Revamping Corporate Lifelines

Introduction

Inter-corporate deposits, or ICDs, are short-term loans between businesses in which one business deposits money with another, usually at a specific interest rate and for a predetermined time. Unlike regular bank loans, ICDs are a flexible choice for businesses needing short-term cash because they are unsecured and do not demand collateral. ICDs play a crucial role in corporate financing by offering businesses a flexible and practical means of securing short-term funding. These deposits frequently result from business ties, such as joint ventures or strategic alliances.

Handling ICDs during insolvency proceedings under the Insolvency and Bankruptcy Code, 20161 (IBC) is paramount. Creditors and borrowers alike must comprehend how ICDs are managed under the IBC due to their distinct features in contrast to other types of debt. In circumstances of corporate distress, this approach impacts their total recovery, the framework of plans for bankruptcy resolution, and their priority in repayment.

Inter-corporate deposits and investments under the Companies Act, 2013: Key provisions and limitations

A company can provide loans and guarantees to other entities, including body corporates.2 Specifically, a company may:

(i) Extend loans to other body corporates.

(ii) Offer guarantees or security in support of loans taken by other corporate entities.

(iii) Acquire securities of other body corporates, whether through purchase, subscription, or other means.
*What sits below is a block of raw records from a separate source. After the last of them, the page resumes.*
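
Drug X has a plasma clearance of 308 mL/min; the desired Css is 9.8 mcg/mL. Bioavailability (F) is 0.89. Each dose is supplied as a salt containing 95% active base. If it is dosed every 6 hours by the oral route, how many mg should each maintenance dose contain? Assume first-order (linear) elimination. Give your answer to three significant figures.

1290 mg

CL = 308 mL/min = 308 × 0.06 = 18.48 L/h
At steady state, dose per interval replaces the amount cleared in that interval: F·S·D/τ = CL·Css.
D = CL × Css × τ / F / S = 18.48 × 9.8 × 6 / 0.89 / 0.95 = 1285 mg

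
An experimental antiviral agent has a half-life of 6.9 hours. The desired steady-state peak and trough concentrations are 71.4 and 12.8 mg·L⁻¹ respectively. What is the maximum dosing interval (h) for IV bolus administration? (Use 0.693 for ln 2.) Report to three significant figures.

17.1 h

k = 0.693 / t½ = 0.693 / 6.9 = 0.1004 h⁻¹
Between IV bolus doses, concentration decays as C = C₀·e^(−kτ), so C_peak/C_trough = e^(kτ).
τ_max = ln(C_peak/C_trough) / k = ln(71.4/12.8) / 0.1004 = 1.719 / 0.1004 = 17.12 h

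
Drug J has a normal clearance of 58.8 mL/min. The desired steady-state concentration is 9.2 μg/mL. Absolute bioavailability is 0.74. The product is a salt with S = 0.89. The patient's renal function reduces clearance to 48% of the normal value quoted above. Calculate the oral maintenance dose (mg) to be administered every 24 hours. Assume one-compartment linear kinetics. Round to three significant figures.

568 mg

CL = 58.8 mL/min × 60/1000 = 3.528 L/h
Patient clearance = 0.48 × 3.528 = 1.693 L/h
D = CL × Css × τ / F / S = 1.693 × 9.2 × 24 / 0.74 / 0.89 = 567.6 mg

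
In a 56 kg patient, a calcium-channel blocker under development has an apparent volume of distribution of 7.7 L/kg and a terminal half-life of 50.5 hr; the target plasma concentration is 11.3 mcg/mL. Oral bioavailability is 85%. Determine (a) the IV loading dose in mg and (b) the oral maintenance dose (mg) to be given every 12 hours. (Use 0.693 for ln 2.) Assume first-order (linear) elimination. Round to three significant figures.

Vd(total) = 56 kg × 7.7 L/kg = 431.2 L
LD = Vd × C = 431.2 × 11.3 = 4873 mg
CL = 0.693 × Vd / t½ = 0.693 × 431.2 / 50.5 = 5.917 L/h
D = CL × Css × τ / F = 5.917 × 11.3 × 12 / 0.85 = 943.9 mg

(a) 4870 mg; (b) 944 mg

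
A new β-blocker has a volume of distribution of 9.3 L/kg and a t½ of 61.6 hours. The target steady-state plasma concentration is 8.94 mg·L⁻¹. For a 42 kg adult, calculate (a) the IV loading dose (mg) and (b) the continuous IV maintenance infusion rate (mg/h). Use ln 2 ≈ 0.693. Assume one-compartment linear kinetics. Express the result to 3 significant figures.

Vd = 9.3 L/kg × 42 kg = 390.6 L
LD = Vd × C = 390.6 × 8.94 = 3492 mg
CL = 0.693 × Vd / t½ = 0.693 × 390.6 / 61.6 = 4.394 L/h
Infusion rate = CL × Css = 4.394 × 8.94 = 39.28 mg/h

(a) 3490 mg; (b) 39.3 mg/h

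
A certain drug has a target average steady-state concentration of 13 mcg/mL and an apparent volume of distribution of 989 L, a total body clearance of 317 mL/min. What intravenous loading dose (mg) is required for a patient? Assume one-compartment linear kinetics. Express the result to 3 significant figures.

LD = Vd × C = 989.0 × 13.00 = 12860 mg

12900 mg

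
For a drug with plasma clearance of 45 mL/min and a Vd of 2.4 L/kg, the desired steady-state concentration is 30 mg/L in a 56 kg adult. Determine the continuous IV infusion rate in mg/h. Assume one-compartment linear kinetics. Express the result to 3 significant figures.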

The total amount a company can lend, guarantee, or invest in securities is limited to the lesser of 60% of its paid-up share capital, securities premium account, and free reserves, or 100% of these amounts.3

Additionally, the Act restricts investments to no more than two layers of investment entities, subject to specific exceptions.4 These exceptions encompass the acquisition of companies established outside India, where such companies possess investment subsidiaries that exceed the initial two layers in compliance with local regulations. The acquisition of investment subsidiaries by a subsidiary company, provided such acquisitions meet the requirements established by applicable laws or rules in effect at the time.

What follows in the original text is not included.